Libération "intempestive" de détenus

Pour simple exemple, au tribunal de Brest, 27% des audiences sont renvoyées faute de personnel pénitentiaire pour extraire les prévenus. "Les tribunaux sont déjà engorgés, ça devient très compliqué de réaudiencer un procès", poursuit le chargé de mission. Certains juges des libertés et de la détention avaient bien tenté de parer à cette situation en invoquant que l'impossibilité de faire constituait une circonstance imprévisible et insurmontable pour tenter d'obtenir plus de délai. Une version retoquée au début du mois d'octobre par le Conseil constitutionnel.

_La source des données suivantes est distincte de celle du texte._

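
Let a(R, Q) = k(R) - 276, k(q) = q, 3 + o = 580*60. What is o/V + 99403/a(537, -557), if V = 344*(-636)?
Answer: 7246234645/19034208 ≈ 380.70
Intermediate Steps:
o = 34797 (o = -3 + 580*60 = -3 + 34800 = 34797)
V = -218784
a(R, Q) = -276 + R (a(R, Q) = R - 276 = -276 + R)
o/V + 99403/a(537, -557) = 34797/(-218784) + 99403/(-276 + 537) = 34797*(-1/218784) + 99403/261 = -11599/72928 + 99403*(1/261) = -11599/72928 + 99403/261 = 7246234645/19034208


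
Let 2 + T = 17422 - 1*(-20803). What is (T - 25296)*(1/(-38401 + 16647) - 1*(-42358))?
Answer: 11911660820037/21754 ≈ 5.4756e+8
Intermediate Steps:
T = 38223 (T = -2 + (17422 - 1*(-20803)) = -2 + (17422 + 20803) = -2 + 38225 = 38223)
(T - 25296)*(1/(-38401 + 16647) - 1*(-42358)) = (38223 - 25296)*(1/(-38401 + 16647) - 1*(-42358)) = 12927*(1/(-21754) + 42358) = 12927*(-1/21754 + 42358) = 12927*(921455931/21754) = 11911660820037/21754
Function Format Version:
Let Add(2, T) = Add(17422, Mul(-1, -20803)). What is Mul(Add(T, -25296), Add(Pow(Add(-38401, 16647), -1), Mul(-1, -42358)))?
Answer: Rational(11911660820037, 21754) ≈ 5.4756e+8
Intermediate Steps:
T = 38223 (T = Add(-2, Add(17422, Mul(-1, -20803))) = Add(-2, Add(17422, 20803)) = Add(-2, 38225) = 38223)
Mul(Add(T, -25296), Add(Pow(Add(-38401, 16647), -1), Mul(-1, -42358))) = Mul(Add(38223, -25296), Add(Pow(Add(-38401, 16647), -1), Mul(-1, -42358))) = Mul(12927, Add(Pow(-21754, -1), 42358)) = Mul(12927, Add(Rational(-1, 21754), 42358)) = Mul(12927, Rational(921455931, 21754)) = Rational(11911660820037, 21754)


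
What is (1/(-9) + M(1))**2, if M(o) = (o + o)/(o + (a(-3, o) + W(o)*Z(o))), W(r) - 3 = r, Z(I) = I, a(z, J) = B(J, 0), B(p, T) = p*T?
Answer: 169/2025 ≈ 0.083457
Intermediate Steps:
B(p, T) = T*p
a(z, J) = 0 (a(z, J) = 0*J = 0)
W(r) = 3 + r
M(o) = 2*o/(o + o*(3 + o)) (M(o) = (o + o)/(o + (0 + (3 + o)*o)) = (2*o)/(o + (0 + o*(3 + o))) = (2*o)/(o + o*(3 + o)) = 2*o/(o + o*(3 + o)))
(1/(-9) + M(1))**2 = (1/(-9) + 2/(4 + 1))**2 = (-1/9 + 2/5)**2 = (13/45)**2 = 169/2025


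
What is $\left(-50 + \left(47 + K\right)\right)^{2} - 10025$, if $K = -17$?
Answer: $-9625$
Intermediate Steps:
$\left(-50 + \left(47 + K\right)\right)^{2} - 10025 = \left(-50 + \left(47 - 17\right)\right)^{2} - 10025 = \left(-50 + 30\right)^{2} - 10025 = \left(-20\right)^{2} - 10025 = 400 - 10025 = -9625$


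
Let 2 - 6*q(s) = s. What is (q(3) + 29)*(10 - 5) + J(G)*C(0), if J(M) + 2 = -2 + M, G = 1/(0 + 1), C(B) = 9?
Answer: 703/6 ≈ 117.17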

Aujourd'hui, un tribunal sur six a dû remettre en liberté un détenu non jugé en respect des textes de loi. En juin dernier, c'est le procureur de Brest qui est sorti de sa réserve pour dénoncer la libération "intempestive" d'un prévenu faute de pouvoir le faire venir à son procès. Dans ce cas, comme dans de nombreux autres, le tribunal de Brest avait dû relâcher un suspect dans une affaire de stupéfiant car la durée maximale de sa détention provisoire avait été atteinte après trois reports de procès, dont une fois car son extraction n'avait pu être réalisée.

"La sanction de ces impossibilités de faire, c'est la libération de personnes dont le risque de récidive existe", détaille Benjamin Blanchet qui parle de "difficultés déontologiques" quand les magistrats sont tenus de respecter la loi tout en sachant que ces libérations "ne sont pas souhaitables".

"Bricolage"

Pour les personnes placées sous mandat de dépôt, le délai pour rééxaminer ce statut est de 4 mois dans les affaires correctionnelles, six dans les affaires criminelles. Des échéances difficiles à respecter quand il est impossible de transférer le détenu, quand celui-ci refuse le système de visio-conférence (ou si la prison n'en est pas dotée) ou quand les services de police ou de gendarmerie, sollicités, refusent de répondre à la demande. Le prisonnier est alors libéré.

En 2015, 4.000 patrouilles de gendarmerie ont été annulées pour répondre à la demande des magistrats et aider l'administration pénitentiaire. Mais à ce problème d'effectif s'ajoute celui de l'organisation territoriale. Les pôles de rattachement d'extractions judiciaires, qui exécutent les demandes d'extraction, ne sont pas tous situés à proximité d'une maison d'arrêt. "Parfois, des collègues vont de Caen pour emmener des détenus à Brest", détaille, à Europe 1, Emmanuel Baudin, délégué syndical SNP FO pour le Grand-Ouest. "Tout cela repose sur du bricolage", regrette alors le chargé de mission à l'USM.